July 3, 2011

A Eulogy


“You have not come to a mountain that can be touched and that is burning with fire; to darkness, gloom and storm; to a trumpet blast or to such a voice speaking words that those who heard it begged that no further word be spoken to them, because they could not bear what was commanded: “If even an animal touches the mountain, it must be stoned.” The sight was so terrifying that Moses said, “I am trembling with fear.” But you have come to Mount Zion, to the heavenly Jerusalem, the city of the living God. You have come to thousands of angels in joyful assembly, to the church of the firstborn, whose names are written in heaven. You have come to God, the judge of all men, to the spirits of righteous men made perfect, to Jesus the mediator of a new covenant, and to the sprinkled blood that speaks a better word than the blood of Abel.” Hebrews 12:18-25

Gran Jean used to tell me that I was her favorite granddaughter. The fact that I was her only granddaughter was always overlooked, because the only child in me believed that I would have been her favorite even if I had brothers and sisters. It’s so difficult for me to stand up here and tell you about my roommate and dear friend, my confidant, my sweet and feisty, favorite Gran Jean. Not because I don’t want to share, but because I struggle to find the perfect words to describe this amazing force in my life.

What do I tell you about? Where do I begin? With the bus trip we took together my senior year of high school? With the Monday nights of watching The Bachelor and eating popcorn for dinner? With the family reunions at Fall Creek Falls and the subsequent fights with the reception desk when they didn’t put us on the first floor? It’s hard to sum up a life that is filled with such joy and passion in a mere page written by a grieving granddaughter. And my grief is strong. Because I loved her dearly. We all did.

In times like these, we search for the best way to remember: old stories, inside jokes, pictures, music, food. And we continue to mourn…we mourn for a sister who can no longer call us, a mother who can no longer hug us, an aunt who can no longer laugh with us, and a grandmother who can no longer live with us. Praise God that our mourning is a short mourning. Praise God that He has the final say in this story. Yes, it’s true that Gran Jean has left this earth. But I don’t worry about that. Because I see Gran Jean everywhere. And I guess that’s the goodness of a Father who, even through death, can bring beauty from pain. A King who takes time to bring us the comfort of her peace in the smallest of ways. In my Mom’s smile. In a cup of coffee. In a butterfly or these gorgeous flowers. And as her spirit resides in heaven, her memory stays with us here. When we see a show at the Grand Ole’ Opry or work a particularly difficult crossword. When we order porkchops with a side of okra and white beans, or watch shows like Brothers and Sisters or Keeping Up Appearances. These little moments, these things that seemed so insignificant and habitual, have, in these short days, become invaluable to my memory. The overripe bananas that had to be black before eaten. The newspaper that had to be read from cover to cover. The Red Xterra that made her feel like she was sitting on top of the world. These are the things that I will tell my children. These are the memories that I will cherish.
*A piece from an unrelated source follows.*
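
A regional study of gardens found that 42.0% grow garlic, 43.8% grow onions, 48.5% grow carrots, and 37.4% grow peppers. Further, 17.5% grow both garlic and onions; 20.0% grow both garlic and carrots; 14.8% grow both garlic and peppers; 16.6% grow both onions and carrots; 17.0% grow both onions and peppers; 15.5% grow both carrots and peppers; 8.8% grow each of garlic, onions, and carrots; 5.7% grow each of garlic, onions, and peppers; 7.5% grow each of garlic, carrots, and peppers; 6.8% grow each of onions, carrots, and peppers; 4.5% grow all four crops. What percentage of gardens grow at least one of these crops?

94.6%

P(union) = 42.0 + 43.8 + 48.5 + 37.4 − 17.5 − 20.0 − 14.8 − 16.6 − 17.0 − 15.5 + 8.8 + 5.7 + 7.5 + 6.8 − 4.5 = 94.6%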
This is not a story about a woman who lived and died, rather, it’s a story about a woman who lived, lived awesomely, and now lives forever with our Savior. And what a story that is to tell! We have not come to a forbidden mountain of gloom, but to Mount Zion, to a joyful assembly—to Jesus. In typical Gran Jean fashion, she has taken the bus trip of a lifetime. So, Lord, haste the day when our faith shall be sight. And, Gran Jean, save me a seat next to you at that banquet table.

3 comments:

Mindy said...

I have no words.

What you said is beautiful. Thank you for sharing...

Ashley said...

I get misty reading this again. Your way with words is so fascinating, thanks for posting this to read again and again.

KB said...

Kaitlin -- I am so sorry to hear about your Gran Jean. My heart aches for you and your mom. She was a great lady and meant so much to your family. She will truly be missed. You have such a gift with words and your faith is inspiring. Thank you for sharing.